Entering the School Zone
Before children can start learning and interacting with peers, they need to get to school. And how they do has an enormous impact on our environment as well as their health, given that transportation accounts for the second-biggest release of greenhouse gases (just behind the built landscape).
Of course, home schooling cuts down on transportation needs, as well as the need for the heating and cooling of school buildings. But home schooling also requires considerable investments of time and resources by parents, and isn't for everyone. So give some thought to how you send off your kids each morning, for the planet as well as their safety (and health).
1. Walk, bike or skateboard
Chances are, you (and certainly your parents) walked or biked to school. Not only is that the greenest option, resulting in no new carbon emissions, but it is also generally the healthiest option, since exercise is critical for developing bodies, and America staggers under a life-threatening obesity epidemic.
The numbers are dramatic: In 2001, less than 15 percent of students between the ages of five and 15 walked to or from school, and 1 percent biked. In 1969, 48 percent of students walked or biked to school.
Why the sea change? Some of the reasons are increasing sprawl and increasing reliance on the private automobile, as well as declining walkability and neighborhood unity. A big reason, according to Richard Louv, author of the book Last Child in the Woods and originator of the concept of nature deficit disorder, is that a culture of fear has pervaded our country. Louv points out that even though statistics show violence against children has actually declined in most areas, parents are much more fearful that something bad will happen to their little ones. The bottom line: Statistically, students are much less likely to be injured or killed walking or biking than commuting to school via automobiles.
The key is to teach your children about being alert and about traffic and personal safety, to insist that they wear helmets if biking or skateboarding and to encourage them to travel with a buddy or group.
2. Consider an E-bike
If your home is a little farther from school than reasonable walking distance, or requires a hilly route, consider getting your teenager an E-bike. These ingenious rides pair a traditional bicycle with a clean electric power-assist drive, which improves range and ease of use. Plus, young people love gadgets, and an e-bike is pretty cool technology.
3. Start a "walking school bus" or "bicycle train"

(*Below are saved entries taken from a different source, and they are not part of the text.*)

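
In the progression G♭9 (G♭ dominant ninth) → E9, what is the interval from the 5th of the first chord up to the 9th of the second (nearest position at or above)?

The 5th of G♭9 (G♭ dominant ninth) is D♭; the 9th of E9 is F♯.
D♭ up to F♯ is 5 semitones, a half step wider than a major third, so the interval is augmented.

augmented third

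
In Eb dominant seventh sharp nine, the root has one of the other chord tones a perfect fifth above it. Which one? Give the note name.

Bb

The chord tones of Eb7#9 (Eb dominant seventh sharp nine) are Eb-G-Bb-Db-F#.
The root is Eb. A perfect fifth above Eb is Bb.
Bb is the chord's 5th.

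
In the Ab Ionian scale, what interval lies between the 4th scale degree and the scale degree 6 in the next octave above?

major tenth

The scale runs Ab Bb C Db Eb F G.
4th scale degree = Db; 6th scale degree (up an octave) = F.
From Db to F is 16 semitones, exactly the major tenth.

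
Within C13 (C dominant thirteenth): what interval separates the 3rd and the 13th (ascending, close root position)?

perfect eleventh

The chord tones of C dominant thirteenth are C–E–G–Bb–D–A.
That puts E below A.
Counting 11 letters and 17 half steps from E gives a perfect eleventh.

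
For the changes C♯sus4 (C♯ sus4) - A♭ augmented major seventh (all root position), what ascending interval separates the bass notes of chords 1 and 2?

The roots are C♯ and A♭.
C♯ up to A♭ is 7 semitones, a whole step narrower than a major sixth, so the interval is diminished.

d6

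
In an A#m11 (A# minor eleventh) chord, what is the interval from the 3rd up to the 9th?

M7

A# minor eleventh is spelled A#–C#–E#–G#–B#–D#.
So we need the interval from C# up to B#.
From C# to B# is 11 semitones, exactly the major seventh.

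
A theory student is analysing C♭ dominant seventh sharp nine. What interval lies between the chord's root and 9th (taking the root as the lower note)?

C♭ dominant seventh sharp nine: C♭, E♭, G♭, B𝄫, D.
So we need the interval from C♭ up to D.
9 letter names make it a ninth; at 15 semitones (a half step wider than major) the quality is augmented.

augmented 9th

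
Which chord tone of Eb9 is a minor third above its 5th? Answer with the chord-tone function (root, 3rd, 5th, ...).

Eb9: Eb, G, Bb, Db, F.
The 5th is Bb. A minor third above Bb is Db.
Db is the chord's 7th.

7th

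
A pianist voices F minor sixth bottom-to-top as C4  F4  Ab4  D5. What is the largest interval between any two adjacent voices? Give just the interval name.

augmented fourth

Adjacent intervals: C4→F4 = perfect fourth; F4→Ab4 = minor third; Ab4→D5 = augmented fourth.
The largest is Ab4 to D5, an augmented fourth (6 semitones).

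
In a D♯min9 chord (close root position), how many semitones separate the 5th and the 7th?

3

D♯ minor ninth: D♯-F♯-A♯-C♯-E♯.
A♯ to C♯ is a minor third: 3 semitones.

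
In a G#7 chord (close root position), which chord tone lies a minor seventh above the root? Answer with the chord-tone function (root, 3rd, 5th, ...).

The chord tones of G#7 (G# dominant seventh) are G#–B#–D#–F#.
The root is G#. A minor seventh above G# is F#.
F# is the chord's 7th.

7th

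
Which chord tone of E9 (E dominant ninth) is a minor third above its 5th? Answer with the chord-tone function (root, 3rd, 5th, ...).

Spelling the chord: E G♯ B D F♯.
The 5th is B. A minor third above B is D.
D is the chord's 7th.

7th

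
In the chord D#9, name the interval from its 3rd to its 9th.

minor seventh

The chord tones of D#9 are D# F## A# C# E#.
The 3rd is F## and the 9th is E#.
From F## to E#: 10 semitones over a seventh = minor.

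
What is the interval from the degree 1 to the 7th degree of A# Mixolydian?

Spelling A# Mixolydian: A# B# C## D# E# F## G#.
That puts A# below G#.
From A# to G#: 10 semitones over a seventh = minor.

minor seventh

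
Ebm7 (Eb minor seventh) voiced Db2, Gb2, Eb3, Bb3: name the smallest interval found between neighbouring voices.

Adjacent intervals: Db2→Gb2 = perfect fourth; Gb2→Eb3 = major sixth; Eb3→Bb3 = perfect fifth.
The smallest is Db2 to Gb2, a perfect fourth (5 semitones).

perfect fourth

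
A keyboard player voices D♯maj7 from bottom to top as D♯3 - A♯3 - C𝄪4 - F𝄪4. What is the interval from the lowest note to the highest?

The outer voices are D♯3 and F𝄪4.
D♯ up to F𝄪 spans 10 letter names and 16 semitones — a major tenth.

major tenth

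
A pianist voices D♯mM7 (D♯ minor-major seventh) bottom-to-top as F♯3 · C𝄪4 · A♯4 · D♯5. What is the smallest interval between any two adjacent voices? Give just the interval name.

Adjacent intervals: F♯3→C𝄪4 = augmented fifth; C𝄪4→A♯4 = minor sixth; A♯4→D♯5 = perfect fourth.
The smallest is A♯4 to D♯5, a perfect fourth (5 semitones).

P4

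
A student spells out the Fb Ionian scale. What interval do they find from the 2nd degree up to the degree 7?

Fb major: Fb Gb Ab Bbb Cb Db Eb.
The 2nd degree is Gb and the 7th scale degree is Eb.
Gb up to Eb spans 6 letter names and 9 semitones — a major sixth.

major sixth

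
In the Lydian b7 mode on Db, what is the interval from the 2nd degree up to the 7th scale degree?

Spelling the Lydian b7 mode on Db: Db Eb F G Ab Bb Cb.
2nd degree = Eb; 7th degree = Cb.
6 letter names make it a sixth; at 8 semitones (a half step narrower than major) the quality is minor.

minor 6th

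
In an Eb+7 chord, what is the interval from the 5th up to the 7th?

Eb7#5 (Eb augmented seventh) is spelled Eb–G–B–Db.
The 5th is B and the 7th is Db.
From B to Db: 2 semitones over a third = diminished.

diminished third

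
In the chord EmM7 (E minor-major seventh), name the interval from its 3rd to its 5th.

The chord tones of EmM7 are E-G-B-D#.
The 3rd is G and the 5th is B.
Counting 3 letters and 4 half steps from G gives a major third.

major third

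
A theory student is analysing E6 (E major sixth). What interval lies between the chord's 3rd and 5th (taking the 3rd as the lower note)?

minor 3rd

E major sixth: E G# B C#.
The 3rd is G# and the 5th is B.
From G# to B: 3 semitones over a third = minor.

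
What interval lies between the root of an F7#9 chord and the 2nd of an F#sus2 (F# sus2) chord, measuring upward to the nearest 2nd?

F7#9 has F as its root, and F#sus2 (F# sus2) has G# as its 2nd.
2 letter names make it a second; at 3 semitones (a half step wider than major) the quality is augmented.

augmented 2nd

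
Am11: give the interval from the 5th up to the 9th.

perfect fifth

The chord tones of Am11 are A C E G B D.
So we need the interval from E up to B.
E up to B spans 5 letter names and 7 semitones — a perfect fifth.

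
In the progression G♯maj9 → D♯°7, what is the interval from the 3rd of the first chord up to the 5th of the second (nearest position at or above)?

diminished seventh

G♯maj9 has B♯ as its 3rd, and D♯°7 has A as its 5th.
7 letter names make it a seventh; at 9 semitones (a whole step narrower than major) the quality is diminished.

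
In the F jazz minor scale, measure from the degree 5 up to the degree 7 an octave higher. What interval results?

F melodic minor: F G Ab Bb C D E.
Degree 5 = C; 7th degree (up an octave) = E.
C up to E spans 10 letter names and 16 semitones — a major tenth.

M10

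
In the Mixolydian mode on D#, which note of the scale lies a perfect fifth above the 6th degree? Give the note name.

F##

The scale is D# E# F## G# A# B# C#.
The 6th degree is B#; a perfect fifth above that is F## — scale degree 3.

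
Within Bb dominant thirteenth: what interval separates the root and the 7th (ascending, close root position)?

minor 7th

Bb13 is spelled Bb D F Ab C G.
That puts Bb below Ab.
7 letter names make it a seventh; at 10 semitones (a half step narrower than major) the quality is minor.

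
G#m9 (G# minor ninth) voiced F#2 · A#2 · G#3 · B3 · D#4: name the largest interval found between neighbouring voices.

minor 7th

Adjacent intervals: F#2→A#2 = major third; A#2→G#3 = minor seventh; G#3→B3 = minor third; B3→D#4 = major third.
The largest is A#2 to G#3, a minor seventh (10 semitones).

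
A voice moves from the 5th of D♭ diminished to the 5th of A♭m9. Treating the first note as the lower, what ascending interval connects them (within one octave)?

augmented fifth

The 5th of D♭ diminished is A𝄫; the 5th of A♭m9 is E♭.
From A𝄫 to E♭: 8 semitones over a fifth = augmented.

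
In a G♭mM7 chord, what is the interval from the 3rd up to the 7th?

augmented fifth

The chord tones of G♭ minor-major seventh are G♭ B𝄫 D♭ F.
So we need the interval from B𝄫 up to F.
From B𝄫 to F: 8 semitones over a fifth = augmented.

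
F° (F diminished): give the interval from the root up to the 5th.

F diminished: F-Ab-Cb.
So we need the interval from F up to Cb.
F up to Cb is 6 semitones, a half step narrower than a perfect fifth, so the interval is diminished.

diminished fifth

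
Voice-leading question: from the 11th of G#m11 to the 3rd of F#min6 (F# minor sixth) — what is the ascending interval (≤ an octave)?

minor sixth

G#m11 has C# as its 11th, and F#min6 (F# minor sixth) has A as its 3rd.
From C# to A: 8 semitones over a sixth = minor.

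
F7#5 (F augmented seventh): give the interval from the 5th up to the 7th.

diminished third

F7#5: F–A–C#–Eb.
So we need the interval from C# up to Eb.
3 letter names make it a third; at 2 semitones (a whole step narrower than major) the quality is diminished.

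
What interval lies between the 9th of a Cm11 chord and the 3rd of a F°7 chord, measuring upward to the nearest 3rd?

The 9th of Cm11 is D; the 3rd of F°7 is Ab.
From D to Ab: 6 semitones over a fifth = diminished.

diminished fifth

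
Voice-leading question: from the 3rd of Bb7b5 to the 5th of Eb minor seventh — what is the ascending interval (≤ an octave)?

The 3rd of Bb7b5 is D; the 5th of Eb minor seventh is Bb.
6 letter names make it a sixth; at 8 semitones (a half step narrower than major) the quality is minor.

minor sixth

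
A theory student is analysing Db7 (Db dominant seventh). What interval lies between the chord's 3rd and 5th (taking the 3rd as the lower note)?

minor third

Spelling the chord: Db-F-Ab-Cb.
So we need the interval from F up to Ab.
F up to Ab is 3 semitones, a half step narrower than a major third, so the interval is minor.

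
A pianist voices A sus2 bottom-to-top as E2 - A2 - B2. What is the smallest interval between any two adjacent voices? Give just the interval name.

Adjacent intervals: E2→A2 = perfect fourth; A2→B2 = major second.
The smallest is A2 to B2, a major second (2 semitones).

major second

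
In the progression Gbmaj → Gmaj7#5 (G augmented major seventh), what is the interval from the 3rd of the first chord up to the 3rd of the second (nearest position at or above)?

The 3rd of Gbmaj is Bb; the 3rd of Gmaj7#5 (G augmented major seventh) is B.
1 letter names make it a unison; at 1 semitone (a half step wider than perfect) the quality is augmented.

augmented 1st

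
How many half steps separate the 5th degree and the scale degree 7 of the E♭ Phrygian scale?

3

The scale is E♭ F♭ G♭ A♭ B♭ C♭ D♭.
B♭ up to D♭ is a minor third — 3 semitones.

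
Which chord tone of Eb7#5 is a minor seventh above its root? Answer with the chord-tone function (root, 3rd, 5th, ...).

Spelling the chord: Eb-G-B-Db.
The root is Eb. A minor seventh above Eb is Db.
Db is the chord's 7th.

7th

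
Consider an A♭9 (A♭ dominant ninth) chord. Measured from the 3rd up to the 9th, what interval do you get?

The chord tones of A♭9 (A♭ dominant ninth) are A♭, C, E♭, G♭, B♭.
3rd = C; 9th = B♭.
From C to B♭: 10 semitones over a seventh = minor.

minor 7th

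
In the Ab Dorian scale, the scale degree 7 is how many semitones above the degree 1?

The scale is Ab Bb Cb Db Eb F Gb.
Ab up to Gb is a minor seventh — 10 semitones.

10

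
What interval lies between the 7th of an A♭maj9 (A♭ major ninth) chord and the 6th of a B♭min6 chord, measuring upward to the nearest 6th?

perfect unison

A♭maj9 (A♭ major ninth) has G as its 7th, and B♭min6 has G as its 6th.
From G to G is 0 semitones, exactly the perfect unison.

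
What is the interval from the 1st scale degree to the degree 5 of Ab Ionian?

perfect fifth

Spelling Ab Ionian: Ab Bb C Db Eb F G.
So we need the interval from Ab up to Eb.
Counting 5 letters and 7 half steps from Ab gives a perfect fifth.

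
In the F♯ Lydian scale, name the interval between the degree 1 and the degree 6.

major 6th

Spelling the F♯ Lydian scale: F♯ G♯ A♯ B♯ C♯ D♯ E♯.
Degree 1 = F♯; scale degree 6 = D♯.
Counting 6 letters and 9 half steps from F♯ gives a major sixth.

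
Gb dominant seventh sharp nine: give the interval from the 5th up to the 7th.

Gb7#9 is spelled Gb–Bb–Db–Fb–A.
5th = Db; 7th = Fb.
From Db to Fb: 3 semitones over a third = minor.

minor third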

The fact remains that parents still worry about their child getting lost, injured or even abducted, and a great way to reduce those risks is safety in numbers. The walking school bus is a wonderfully simple idea, in which students meet up with an adult "driver" and head to school together.
A parent, teacher or neighborhood volunteer watches out for the children and leads the way (it can be a revolving task). It can be informal or include a defined route, with meeting points and a timetable. Some communities even make signs, or outfit the walking school bus with cute, identifying clothes or placards. This works particularly well for young children.

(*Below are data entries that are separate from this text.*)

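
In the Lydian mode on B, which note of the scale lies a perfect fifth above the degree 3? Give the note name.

The scale is B C# D# E# F# G# A#.
The degree 3 is D#; a perfect fifth above that is A# — scale degree 7.

A#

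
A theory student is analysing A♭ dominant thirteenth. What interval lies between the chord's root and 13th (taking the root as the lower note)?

major thirteenth

A♭13 (A♭ dominant thirteenth) is spelled A♭–C–E♭–G♭–B♭–F.
The root is A♭ and the 13th is F.
Counting 13 letters and 21 half steps from A♭ gives a major thirteenth.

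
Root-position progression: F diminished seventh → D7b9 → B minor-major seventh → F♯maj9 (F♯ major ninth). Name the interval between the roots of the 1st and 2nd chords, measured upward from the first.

major sixth

The roots are F and D.
From F to D is 9 semitones, exactly the major sixth.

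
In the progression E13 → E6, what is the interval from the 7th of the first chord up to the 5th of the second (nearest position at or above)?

major sixth

The 7th of E13 is D; the 5th of E6 is B.
D up to B spans 6 letter names and 9 semitones — a major sixth.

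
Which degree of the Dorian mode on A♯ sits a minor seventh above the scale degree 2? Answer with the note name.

The scale is A♯ B♯ C♯ D♯ E♯ F𝄪 G♯.
The scale degree 2 is B♯; a minor seventh above that is A♯ — scale degree 1.

A#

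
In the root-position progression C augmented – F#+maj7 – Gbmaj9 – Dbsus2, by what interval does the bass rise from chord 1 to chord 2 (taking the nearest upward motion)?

The roots are C and F#.
C up to F# is 6 semitones, a half step wider than a perfect fourth, so the interval is augmented.

A4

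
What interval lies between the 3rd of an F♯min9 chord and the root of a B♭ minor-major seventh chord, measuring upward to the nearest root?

F♯min9 has A as its 3rd, and B♭ minor-major seventh has B♭ as its root.
2 letter names make it a second; at 1 semitone (a half step narrower than major) the quality is minor.

minor second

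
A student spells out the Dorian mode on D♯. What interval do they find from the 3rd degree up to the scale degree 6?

augmented fourth

Spelling the Dorian mode on D♯: D♯ E♯ F♯ G♯ A♯ B♯ C♯.
3rd degree = F♯; degree 6 = B♯.
From F♯ to B♯: 6 semitones over a fourth = augmented.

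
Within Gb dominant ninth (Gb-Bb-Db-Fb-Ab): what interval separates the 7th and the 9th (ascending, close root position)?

M3

7th = Fb; 9th = Ab.
Counting 3 letters and 4 half steps from Fb gives a major third.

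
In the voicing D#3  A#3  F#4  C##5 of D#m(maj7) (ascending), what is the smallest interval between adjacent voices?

P5

Adjacent intervals: D#3→A#3 = perfect fifth; A#3→F#4 = minor sixth; F#4→C##5 = augmented fifth.
The smallest is D#3 to A#3, a perfect fifth (7 semitones).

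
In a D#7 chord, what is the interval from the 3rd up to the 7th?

D# dominant seventh: D#, F##, A#, C#.
3rd = F##; 7th = C#.
From F## to C#: 6 semitones over a fifth = diminished.

diminished fifth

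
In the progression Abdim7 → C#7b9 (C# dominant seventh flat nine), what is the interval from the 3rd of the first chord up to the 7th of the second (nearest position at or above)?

augmented 7th

Abdim7 has Cb as its 3rd, and C#7b9 (C# dominant seventh flat nine) has B as its 7th.
Cb up to B is 12 semitones, a half step wider than a major seventh, so the interval is augmented.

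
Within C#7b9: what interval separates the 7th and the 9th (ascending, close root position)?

C#7b9 is spelled C#-E#-G#-B-D.
The 7th is B and the 9th is D.
From B to D: 3 semitones over a third = minor.

minor third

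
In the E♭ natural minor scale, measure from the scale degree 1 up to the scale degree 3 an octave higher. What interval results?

The scale runs E♭ F G♭ A♭ B♭ C♭ D♭.
Scale degree 1 = E♭; scale degree 3 (up an octave) = G♭.
From E♭ to G♭: 15 semitones over a tenth = minor.

minor 10th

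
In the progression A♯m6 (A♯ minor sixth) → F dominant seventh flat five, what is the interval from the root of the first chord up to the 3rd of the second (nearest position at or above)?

The root of A♯m6 (A♯ minor sixth) is A♯; the 3rd of F dominant seventh flat five is A.
8 letter names make it an octave; at 11 semitones (a half step narrower than perfect) the quality is diminished.

diminished 8th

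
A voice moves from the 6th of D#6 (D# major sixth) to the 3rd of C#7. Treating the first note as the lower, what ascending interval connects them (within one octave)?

D#6 (D# major sixth) has B# as its 6th, and C#7 has E# as its 3rd.
B# up to E# spans 4 letter names and 5 semitones — a perfect fourth.

perfect fourth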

4. Put them on the school bus
About 25% of children these days ride the big yellow bus. It is the safest way for them to arrive at school, according to the Transportation Research Board of the National Academies of Science and Engineering. Only an average of 20 children die each year to and from school in buses, and 6,000 are injured, compared with more than 600 deaths and 129,000 injured while commuting via automobile.
Buses are considerably more efficient than cars, using less fuel and releasing lower amounts of carbon emissions. New technology is making diesels cleaner, and hybrid and natural gas options are starting to become available.

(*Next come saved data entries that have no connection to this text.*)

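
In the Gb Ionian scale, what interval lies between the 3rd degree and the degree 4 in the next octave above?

Spelling the Gb Ionian scale: Gb Ab Bb Cb Db Eb F.
That puts Bb below Cb.
From Bb to Cb: 13 semitones over a ninth = minor.

minor 9th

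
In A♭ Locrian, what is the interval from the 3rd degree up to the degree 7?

Spelling A♭ Locrian: A♭ B𝄫 C♭ D♭ E𝄫 F♭ G♭.
So we need the interval from C♭ up to G♭.
Counting 5 letters and 7 half steps from C♭ gives a perfect fifth.

perfect 5th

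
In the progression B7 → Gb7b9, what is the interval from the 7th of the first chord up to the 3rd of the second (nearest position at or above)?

minor second

B7 has A as its 7th, and Gb7b9 has Bb as its 3rd.
From A to Bb: 1 semitone over a second = minor.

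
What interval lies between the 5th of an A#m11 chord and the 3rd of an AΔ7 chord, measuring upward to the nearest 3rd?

The 5th of A#m11 is E#; the 3rd of AΔ7 is C#.
From E# to C#: 8 semitones over a sixth = minor.

minor sixth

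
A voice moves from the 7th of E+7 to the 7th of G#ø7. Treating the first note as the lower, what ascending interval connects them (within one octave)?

major third

The 7th of E+7 is D; the 7th of G#ø7 is F#.
D up to F# spans 3 letter names and 4 semitones — a major third.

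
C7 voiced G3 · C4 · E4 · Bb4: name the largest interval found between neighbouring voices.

diminished fifth

Adjacent intervals: G3→C4 = perfect fourth; C4→E4 = major third; E4→Bb4 = diminished fifth.
The largest is E4 to Bb4, a diminished fifth (6 semitones).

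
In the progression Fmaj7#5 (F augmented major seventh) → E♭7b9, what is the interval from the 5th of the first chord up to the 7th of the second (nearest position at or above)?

Fmaj7#5 (F augmented major seventh) has C♯ as its 5th, and E♭7b9 has D♭ as its 7th.
From C♯ to D♭: 0 semitones over a second = diminished.

d2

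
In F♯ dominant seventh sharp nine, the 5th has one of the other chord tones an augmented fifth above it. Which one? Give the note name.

G##

F♯7#9: F♯, A♯, C♯, E, G𝄪.
The 5th is C♯. An augmented fifth above C♯ is G𝄪.
G𝄪 is the chord's 9th.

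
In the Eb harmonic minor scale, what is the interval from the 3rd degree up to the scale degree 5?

major third

Eb harmonic minor: Eb F Gb Ab Bb Cb D.
So we need the interval from Gb up to Bb.
From Gb to Bb is 4 semitones, exactly the major third.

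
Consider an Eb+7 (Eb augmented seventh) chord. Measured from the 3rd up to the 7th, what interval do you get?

Ebaug7: Eb-G-B-Db.
That puts G below Db.
5 letter names make it a fifth; at 6 semitones (a half step narrower than perfect) the quality is diminished.

diminished fifth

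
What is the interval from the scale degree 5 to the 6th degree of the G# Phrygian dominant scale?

G# phrygian dominant: G# A B# C# D# E F#.
That puts D# below E.
From D# to E: 1 semitone over a second = minor.

minor second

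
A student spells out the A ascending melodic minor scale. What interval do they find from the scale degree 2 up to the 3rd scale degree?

A melodic minor: A B C D E F# G#.
Scale degree 2 = B; scale degree 3 = C.
2 letter names make it a second; at 1 semitone (a half step narrower than major) the quality is minor.

minor second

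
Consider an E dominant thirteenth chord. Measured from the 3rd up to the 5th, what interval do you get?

m3

The chord tones of E13 (E dominant thirteenth) are E, G#, B, D, F#, C#.
The 3rd is G# and the 5th is B.
G# up to B is 3 semitones, a half step narrower than a major third, so the interval is minor.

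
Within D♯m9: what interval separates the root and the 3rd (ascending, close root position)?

minor third

Spelling the chord: D♯–F♯–A♯–C♯–E♯.
So we need the interval from D♯ up to F♯.
3 letter names make it a third; at 3 semitones (a half step narrower than major) the quality is minor.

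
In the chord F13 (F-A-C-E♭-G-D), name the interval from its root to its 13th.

So we need the interval from F up to D.
Counting 13 letters and 21 half steps from F gives a major thirteenth.

major thirteenth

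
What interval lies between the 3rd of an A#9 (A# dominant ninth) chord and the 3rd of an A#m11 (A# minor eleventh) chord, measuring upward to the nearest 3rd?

diminished octave

A#9 (A# dominant ninth) has C## as its 3rd, and A#m11 (A# minor eleventh) has C# as its 3rd.
From C## to C#: 11 semitones over an octave = diminished.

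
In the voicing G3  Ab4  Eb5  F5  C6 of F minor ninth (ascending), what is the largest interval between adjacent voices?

Adjacent intervals: G3→Ab4 = minor ninth; Ab4→Eb5 = perfect fifth; Eb5→F5 = major second; F5→C6 = perfect fifth.
The largest is G3 to Ab4, a minor ninth (13 semitones).

minor 9th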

5. Send them off via mass transit
This approach will only work with young kids if you or another adult can supervise the child's ride, but sometimes it's still the best option. Older students can take the subway or train to school in groups.
Not only is transit much safer than being in private cars, but it uses less fuel, results in lower harmful emissions and requires a smaller footprint in terms of building materials and habitat loss. In fact, your carbon emissions would be about two-thirds less versus driving.
For many children in large cities, the subway is the only practical way to get to school anyway. But for others it certainly doesn't hurt to get them started early on greener transportation.
6. Carpool with other parents in the area
Carpooling makes good sense for a number of reasons, including as a time and money saver, congestion and pollution reducer, and as a way to get to know your neighbors better.
According to the EPA, morning rush hour traffic surges by 30% at the beginning of the school year. As any parent who has been late for work because of idling in the school drop-off zone knows, there is only a limited amount of pavement. So start carpooling this year.
7. If you must drive your kid, combine trips
If you are going to drop your child off for school, at least combine the excursion with your own trip to work or school, or follow up with a visit to the dry cleaner's or grocery. You'll save gas and reduce your automotive impact.
Also, don't forget to keep your car well maintained, with the tires inflated, and don't drive around with extra weight. With today's high gas prices, you shouldn't need much more motivation to save at the pump.
8. Avoid teen driving, which is dangerous and dirty
It probably surprises no one that the most dangerous way for young people to get to school is to drive themselves or their friends. Teens are inexperienced drivers and often don't pay enough attention, especially if they are trying to impress their peers.
Teens also tend not to drive very efficiently, since they are less adept at keeping speeds constant, often exceed the speed limit and are fond of "jackrabbit starts," which waste gas. They are also prone to take the long route home to spend more time with friends, or idle unnecessarily while waiting on each other.
Some districts have even discussed banning cars from school zones, both to alleviate traffic jams and to encourage more kids to walk or bus it.